I was using verbose(silent)?

Edit 08.05.2022:
If you take SWI-Prolog as the reference implementation, the two
should indeed fail in pPEG SWIPL example, since in SWI-Prolog
they throw an error:

?- X = (- =:= :- - x0), write_canonical(X), nl.
ERROR: Syntax error: Operator priority clash

?- X = (- - * :- x0), write_canonical(X), nl.
ERROR: Syntax error: Operator priority clash

Yes there’s a bug somewhere in the expression generator since the infix operator =:= ends up with a single argument. I think it could be parsed if =:= was treated as an atom:

?- X = (- (=:=) :- -x0), write_canonical(X).
:-(-(=:=),-(x0))
X =  (- (=:=):- -x0).

?- string_termList("- (=:=) :- - x0 .", [X]), write_canonical(X), nl.
:-(-(=:=),-(x0))
X =  (- (=:=):- -x0).

but this should probably fail as originally written.

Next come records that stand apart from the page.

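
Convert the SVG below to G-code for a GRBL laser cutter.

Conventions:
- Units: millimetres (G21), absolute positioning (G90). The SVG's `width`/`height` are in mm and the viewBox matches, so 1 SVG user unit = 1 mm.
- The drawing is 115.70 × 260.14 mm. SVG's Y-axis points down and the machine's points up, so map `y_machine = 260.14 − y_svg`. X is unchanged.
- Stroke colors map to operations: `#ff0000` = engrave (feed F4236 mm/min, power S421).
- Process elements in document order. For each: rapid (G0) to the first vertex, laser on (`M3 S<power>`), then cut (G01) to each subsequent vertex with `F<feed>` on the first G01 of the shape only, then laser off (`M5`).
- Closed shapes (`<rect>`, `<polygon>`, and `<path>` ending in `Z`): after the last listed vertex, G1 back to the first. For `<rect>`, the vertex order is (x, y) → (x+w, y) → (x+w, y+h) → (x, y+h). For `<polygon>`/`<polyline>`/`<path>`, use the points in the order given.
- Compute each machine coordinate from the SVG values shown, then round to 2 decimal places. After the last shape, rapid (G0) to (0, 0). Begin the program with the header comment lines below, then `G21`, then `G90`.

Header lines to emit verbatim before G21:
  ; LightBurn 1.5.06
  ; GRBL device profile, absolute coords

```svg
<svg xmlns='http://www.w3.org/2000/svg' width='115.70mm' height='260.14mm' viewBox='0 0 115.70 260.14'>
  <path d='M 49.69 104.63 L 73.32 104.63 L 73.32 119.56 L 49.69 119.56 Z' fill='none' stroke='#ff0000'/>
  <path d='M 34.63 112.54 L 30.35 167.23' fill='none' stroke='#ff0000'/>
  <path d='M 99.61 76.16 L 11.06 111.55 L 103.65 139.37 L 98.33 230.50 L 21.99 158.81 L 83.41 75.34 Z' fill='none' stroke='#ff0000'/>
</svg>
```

; LightBurn 1.5.06
; GRBL device profile, absolute coords
G21
G90
G0 X49.69 Y155.51
M3 S421
G01 X73.32 Y155.51 F4236
G01 X73.32 Y140.58
G01 X49.69 Y140.58
G01 X49.69 Y155.51
M5
G0 X34.63 Y147.60
M3 S421
G01 X30.35 Y92.91 F4236
M5
G0 X99.61 Y183.98
M3 S421
G01 X11.06 Y148.59 F4236
G01 X103.65 Y120.77
G01 X98.33 Y29.64
G01 X21.99 Y101.33
G01 X83.41 Y184.80
G01 X99.61 Y183.98
M5
G0 X0.00 Y0.00

1 u = 1 mm; y_m = 260.14 − y.

[1] `<path>` rectangle, #ff0000→engrave S421 F4236: (49.69,155.51) → (73.32,155.51) → (73.32,140.58) → (49.69,140.58) → (49.69,155.51) (closed)

[2] `<path>` line segment, #ff0000→engrave S421 F4236: (34.63,147.60) → (30.35,92.91)

[3] `<path>` closed polygon, #ff0000→engrave S421 F4236: (99.61,183.98) → (11.06,148.59) → (103.65,120.77) → (98.33,29.64) → (21.99,101.33) → (83.41,184.80) → (99.61,183.98) (closed)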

The verbose flag should only affect the message output, not succeed/fail semantics.

One source of the bug is this here, I instrumented it with write/1 and nl/0:

% simple postfix
build_term_([V, op(_P,_A,Op)], VarsIn, VarsOut, Term) :-                    
	not_op(V),
	!,
	write('simple postfix, op='), write(op(_P,_A,Op)), nl,
	build_term_([V], VarsIn, NxtVars, Term1),
	reduce_term_(Op, Term1, NxtVars, VarsOut, Term).

You see the bug here:

?- string_termList("- =:= :- - x0 .", [X]).
simple postfix, op=op(700,xfx,=:=)
X =  (=:=(-):- -x0).

So the pPEG SWIPL Example trusts too much in the position
it finds an operator, i.e. [V, op(_P,_A,Op)], and doesn’t check
the operator icon, i.e. xfx, when forming a new term.

The position is not a reliable indicator, since what I was testing
with fuzz4 was errorneous sentences with displaced operators, that
are not in a correct position. Seen in SWI-Prolog that it throws

an error for the example sentence.

Yes, the “simple” prefix, postfix, and infix rules (the ones that call reduce_term_) all suffer from this bug. For now, I’m using:

build_term_([op(_P,A,Op), V], VarsIn, VarsOut, Term) :-                     % simple prefix
	not_op(V), sub_atom(A,0,1,1,'f'),                  % f_
	!,
	build_term_([V], VarsIn, VarsNxt, Term1), 
	reduce_term_(Op, Term1, VarsNxt, VarsOut, Term).

build_term_([V, op(_P,A,Op)], VarsIn, VarsOut, Term) :-                     % simple postfix
	not_op(V), sub_atom(A,1,1,0,'f'),                  % _f
	!,
	build_term_([V], VarsIn, NxtVars, Term1),
	reduce_term_(Op, Term1, NxtVars, VarsOut, Term).

build_term_([V1, op(_P1,A1,Op1), V2], VarsIn, VarsOut, Term) :-             % simple infix
	not_op(V1), not_op(V2), sub_atom(A1,1,1,1,'f'),    % _f_ 
	!,
	build_term_([V1],VarsIn,NxtVars1,[Term1]),
	build_term_([V2],NxtVars1,NxtVars2,[Term2]), 
	reduce_term_(Op1, [Term1,Term2], NxtVars2, VarsOut, Term).

but I haven’t had the time to test this fix or determine that it’s sufficient.